The idea didn’t come from the boardroom. It wasn’t the outcome of endless planning sessions. Instead, it was the result of a conversation between Philip Schaus and two fellow colleagues. And, despite its humble beginnings, it has already changed the lives of 30,000 people across the world.
The idea to turn discarded devices into educational opportunities
Responsible for purchasing IT equipment for Siemens in Canada, Philip was increasingly concerned by the company’s policy to replace state-of-the-art laptops every three years.
“Three of us were closely involved in the life cycle of these devices, and we all shared a common frustration that these very good devices were being sent to landfill,” says Philip.
Thinking of the 43 million tons of electronic waste produced globally every year — the equivalent of 800 laptops per second — Philip and his colleagues wondered: What would happen if they could cut the waste being sent to landfill, while giving people the opportunity to get online?
An active member of his community, it was a conversation with a local teacher that spurred on Philip in his bid to direct the used laptops to deserving causes. “They said that children often wouldn’t turn in an assignment because they didn’t want to admit they didn’t have a computer,”says Philip. “Without the ability to fulfil educational requirements, the children were not completing school, never going on to secondary education or exploring a trade.”
Aligned with Siemens’ ambitious sustainability goals, Philip and his colleagues gained approval to test their idea to refurbish 25 laptops.
Refurbishing laptops for future use
The following Sunday afternoon saw them wiping the laptops of all their data, and reinstalling relevant programs so they were as useful as possible for students. Then they gave away the laptops, or asked for a small donation to cover their expenses.
“Selling at fair market value doesn’t help people who are struggling to house and feed their family, and it does nothing to increase the percentage of the world that is connected. CFCC has the opportunity to have a far greater impact on promoting technology and social development,” he says.
Finding the funds to continue their cause was challenging, and forced them to find creative ways to push forward — like using leftover banana boxes to deliver the laptops to their new owners.
A life-changing charity
After several months, the team received a regular flow of laptops to refurbish, and Philip’s contagious enthusiasm for the program saw more and more Siemens staff feel inspired to donate their time to help. They worked together to raise the funds needed to register as a charity — Corporations For Community Connections (CFCC) — which made covering their expenses easier.
Over the past eight years, CFCC has had more than 400 volunteers participate in one-day workshops. In a typical workshop, 30 volunteers can refurbish 250 laptops. They have donated more than 2,500 free computers to schools and charities, and helped 30,000 people in low-income areas in Canada, as well as further afield in Nepal, Costa Rica, and Nicaragua, connect to the internet.
Philip — now the charity’s president — has been presented with a global innovation award by Siemens and hopes to expand the project to offices beyond Canada. Meanwhile, the success of the laptop donation program has contributed significantly to the company being named one of Canada’s Greenest Employers for the seventh consecutive year.

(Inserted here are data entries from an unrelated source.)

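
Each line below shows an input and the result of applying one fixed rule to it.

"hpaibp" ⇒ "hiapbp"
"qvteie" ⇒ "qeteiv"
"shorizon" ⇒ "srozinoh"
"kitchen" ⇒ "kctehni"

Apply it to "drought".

Looking at the pairs, the operation is to swap each adjacent pair of characters (1↔2, 3↔4, ...), then move the first character to the end.
"drought" → "rduohgt" → "duohgtr".

duohgtr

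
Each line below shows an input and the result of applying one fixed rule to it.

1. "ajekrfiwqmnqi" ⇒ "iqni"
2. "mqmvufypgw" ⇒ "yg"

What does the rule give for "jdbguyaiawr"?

aar

The pattern: keep every other character starting from the first (positions 1st, 3rd, 5th, ...), then delete the first 3 characters.
Applying both steps to "jdbguyaiawr": "jbuaar", then "aar".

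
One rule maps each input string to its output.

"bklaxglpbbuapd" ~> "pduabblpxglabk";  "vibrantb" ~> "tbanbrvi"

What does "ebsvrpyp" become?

The transformation: swap each adjacent pair of characters (1↔2, 3↔4, ...), then reverse the string.
Applying that to "ebsvrpyp" gives "yprpsveb".

yprpsveb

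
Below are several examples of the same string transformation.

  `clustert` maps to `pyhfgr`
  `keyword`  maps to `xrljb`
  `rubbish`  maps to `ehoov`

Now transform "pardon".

cneq

Each output is the input with this applied: delete the last 2 characters, then shift every letter 13 places forward in the alphabet (wrapping around) — i.e. ROT13.
"pardon" → "pard" → "cneq".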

So what does the future hold for CFCC? “My dream is that there is a revolution,” he says. “My dream is that major corporations begin to widely embrace the idea that they are responsible for more than just profit. Their responsibilities extend to the environment, to education, to the advancement of technology, and to social development.”
Philip Schaus is a Commodity Manager for Information Technology at Siemens, Canada. He has worked with the company since 2005 and lives with his wife in Kingsville, Canada. Philip’s role involves sourcing products and services that are not sold by Siemens but are required by the company’s employees. During his time at the company, he has been responsible for purchasing IT services and hardware, phones, consulting services, and programing services.
He believes negotiation is an essential skill for a successful Commodity Manager to possess. “I always say to people that negotiations don’t actually have a beginning or an end. They’re just constantly going on. You might sign a contract but immediately afterwards you might be having discussions with the same company again, and begin to lay the foundation for a future deal.” The skills learned as a Commodity Manager have been key for Philip’s establishment of CFCC. “It’s the same skill set,” he says, “pulling little bits and pieces together to make a solution.”
Philip is a Future Maker — one of the 377,000 talented people working with us to shape the future.